Personal information
- Full name: Jeff M. Gamble
- Date of birth: 24 May 1935
- Date of death: 20 June 1996 (aged 61)
- Original team(s): Aberfeldie
- Height: 191 cm (6 ft 3 in)
- Weight: 80 kg (176 lb)

Playing career^{1}
- Years: Club / Games (Goals)
- 1953–1960: Essendon / 90 (14)
- ^{1} Playing statistics correct to the end of 1960.

= Jeff Gamble =

Australian rules footballer

Jeff Gamble (24 May 1935 – 20 June 1996) was an Australian rules footballer who played with Essendon in the Victorian Football League (VFL).

Gamble, recruited from local club Aberfeldie, was a key defender for Essendon, after starting out as a follower.

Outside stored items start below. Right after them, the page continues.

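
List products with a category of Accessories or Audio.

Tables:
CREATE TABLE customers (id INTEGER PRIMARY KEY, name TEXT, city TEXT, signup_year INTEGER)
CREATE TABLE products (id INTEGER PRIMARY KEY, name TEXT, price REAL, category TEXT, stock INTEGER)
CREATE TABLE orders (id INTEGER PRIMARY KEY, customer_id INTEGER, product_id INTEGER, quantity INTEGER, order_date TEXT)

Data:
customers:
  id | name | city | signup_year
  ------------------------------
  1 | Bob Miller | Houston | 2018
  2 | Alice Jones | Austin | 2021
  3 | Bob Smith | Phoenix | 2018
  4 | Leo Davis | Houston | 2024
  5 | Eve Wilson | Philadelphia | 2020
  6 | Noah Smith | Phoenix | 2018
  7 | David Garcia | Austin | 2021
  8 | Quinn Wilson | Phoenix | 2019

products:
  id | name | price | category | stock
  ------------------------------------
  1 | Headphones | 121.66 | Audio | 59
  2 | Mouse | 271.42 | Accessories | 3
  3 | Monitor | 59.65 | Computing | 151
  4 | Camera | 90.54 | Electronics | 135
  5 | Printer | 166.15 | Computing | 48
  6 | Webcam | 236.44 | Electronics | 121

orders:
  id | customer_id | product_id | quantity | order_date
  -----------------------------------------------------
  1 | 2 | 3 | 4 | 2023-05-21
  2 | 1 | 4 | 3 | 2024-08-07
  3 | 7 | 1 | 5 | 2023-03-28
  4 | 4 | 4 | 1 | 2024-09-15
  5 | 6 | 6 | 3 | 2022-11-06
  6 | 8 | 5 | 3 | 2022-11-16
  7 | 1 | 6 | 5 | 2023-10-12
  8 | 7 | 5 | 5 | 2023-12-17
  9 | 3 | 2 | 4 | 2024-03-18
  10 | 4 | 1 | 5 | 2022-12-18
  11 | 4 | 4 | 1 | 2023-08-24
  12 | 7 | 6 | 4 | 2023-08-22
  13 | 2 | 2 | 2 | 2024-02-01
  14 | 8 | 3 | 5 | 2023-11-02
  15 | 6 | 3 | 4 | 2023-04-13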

He had his best season in 1958 when he finished equal sixth in the Brownlow Medal count and was second in the Essendon Best and Fairest.

Gamble was Essendon's centre half-back in their 1957 VFL Grand Final loss to Melbourne.

During the 1959 season he suffered a knee injury and had to have cartilage removed. He managed to play ten games in 1960 but he was then forced to retire due to the injury.

Gamble was the uncle of actress Cate Blanchett through his sister, June and also provided the inspiration to Kevin Andrews, who composed the Essendon club song on the kitchen table of his parents, Horace and Rosalie Jean Gamble.